Two weeks ago, one of my students in 3rd Yr Microbiology confessed to being a tad OCD about washing her hands and we agreed to differ on whether this was a good thing to do unless you're a surgeon, visiting your sick granny in hospital or between pitching manure and eating sandwiches.  In the middle of the conferring, this thought erupted unbidden: our Esteemed President was passing a snowball of 'germs' on to each succeeding graduate, so that the last chaps to go through the process would really need to wash their hands before attacking the canapes. Did I mention canapes? Free food? There were plenty! But I didn't get to eat many because I was glad-handing any students I recognised, meeting the parents and sisters and getting selfied. It was just as well because we had a big faculty meeting in the afternoon after our chaps got conferred.  If I'd eaten my fill of little sausages and spring-rolls I'd have surely fallen asleep during the deliberations.
Like last year, while waiting through the conferring ceremony and the speeches, I tallied up the provenance of this year's graduate. I've now got a sample of +500 people and their county of origin.

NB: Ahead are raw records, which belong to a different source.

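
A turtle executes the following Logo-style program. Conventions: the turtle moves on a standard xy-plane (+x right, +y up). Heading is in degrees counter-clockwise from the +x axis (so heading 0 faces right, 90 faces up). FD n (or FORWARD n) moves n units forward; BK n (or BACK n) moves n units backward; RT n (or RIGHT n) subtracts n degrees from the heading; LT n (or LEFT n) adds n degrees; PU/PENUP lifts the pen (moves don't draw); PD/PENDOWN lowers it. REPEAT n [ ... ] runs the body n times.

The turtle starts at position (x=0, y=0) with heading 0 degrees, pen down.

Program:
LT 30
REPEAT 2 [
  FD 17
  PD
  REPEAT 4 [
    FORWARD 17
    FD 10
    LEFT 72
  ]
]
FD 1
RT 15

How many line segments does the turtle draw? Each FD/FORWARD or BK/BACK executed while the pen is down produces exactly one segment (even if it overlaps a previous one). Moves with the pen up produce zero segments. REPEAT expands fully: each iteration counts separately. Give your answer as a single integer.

Answer: 19

Derivation:
Executing turtle program step by step:
Start: pos=(0,0), heading=0, pen down
LT 30: heading 0 -> 30
REPEAT 2 [
  -- iteration 1/2 --
  FD 17: (0,0) -> (14.722,8.5) [heading=30, draw]
  PD: pen down
  REPEAT 4 [
    -- iteration 1/4 --
    FD 17: (14.722,8.5) -> (29.445,17) [heading=30, draw]
    FD 10: (29.445,17) -> (38.105,22) [heading=30, draw]
    LT 72: heading 30 -> 102
    -- iteration 2/4 --
    FD 17: (38.105,22) -> (34.571,38.629) [heading=102, draw]
    FD 10: (34.571,38.629) -> (32.492,48.41) [heading=102, draw]
    LT 72: heading 102 -> 174
    -- iteration 3/4 --
    FD 17: (32.492,48.41) -> (15.585,50.187) [heading=174, draw]
    FD 10: (15.585,50.187) -> (5.639,51.232) [heading=174, draw]
    LT 72: heading 174 -> 246
    -- iteration 4/4 --
    FD 17: (5.639,51.232) -> (-1.275,35.702) [heading=246, draw]
    FD 10: (-1.275,35.702) -> (-5.342,26.567) [heading=246, draw]
    LT 72: heading 246 -> 318
  ]
  -- iteration 2/2 --
  FD 17: (-5.342,26.567) -> (7.291,15.191) [heading=318, draw]
  PD: pen down
  REPEAT 4 [
    -- iteration 1/4 --
    FD 17: (7.291,15.191) -> (19.924,3.816) [heading=318, draw]
    FD 10: (19.924,3.816) -> (27.356,-2.875) [heading=318, draw]
    LT 72: heading 318 -> 30
    -- iteration 2/4 --
    FD 17: (27.356,-2.875) -> (42.078,5.625) [heading=30, draw]
    FD 10: (42.078,5.625) -> (50.739,10.625) [heading=30, draw]
    LT 72: heading 30 -> 102
    -- iteration 3/4 --
    FD 17: (50.739,10.625) -> (47.204,27.253) [heading=102, draw]
    FD 10: (47.204,27.253) -> (45.125,37.035) [heading=102, draw]
    LT 72: heading 102 -> 174
    -- iteration 4/4 --
    FD 17: (45.125,37.035) -> (28.218,38.812) [heading=174, draw]
    FD 10: (28.218,38.812) -> (18.273,39.857) [heading=174, draw]
    LT 72: heading 174 -> 246
  ]
]
FD 1: (18.273,39.857) -> (17.866,38.943) [heading=246, draw]
RT 15: heading 246 -> 231
Final: pos=(17.866,38.943), heading=231, 19 segment(s) drawn
Segments drawn: 19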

I've massaged the data so that the total population of each county is accounted for: nobody expects students to come from Leitrim because nobody lives there . . . and it's inconveniently remote.  But we are 90km from Dublin along an artery of bus and rail transport routes: 2 million people live in Dublin [D on the left] - surely we could persuade more than 10 each year to come and get educated with us?  The other conspicuous-by-absence cases of Louth LH, Cavan CN and Limerick LK are a) smaller in population and b) have no direct access by public transport. I bet they don't get free canapes in Dublin Institute of Technology.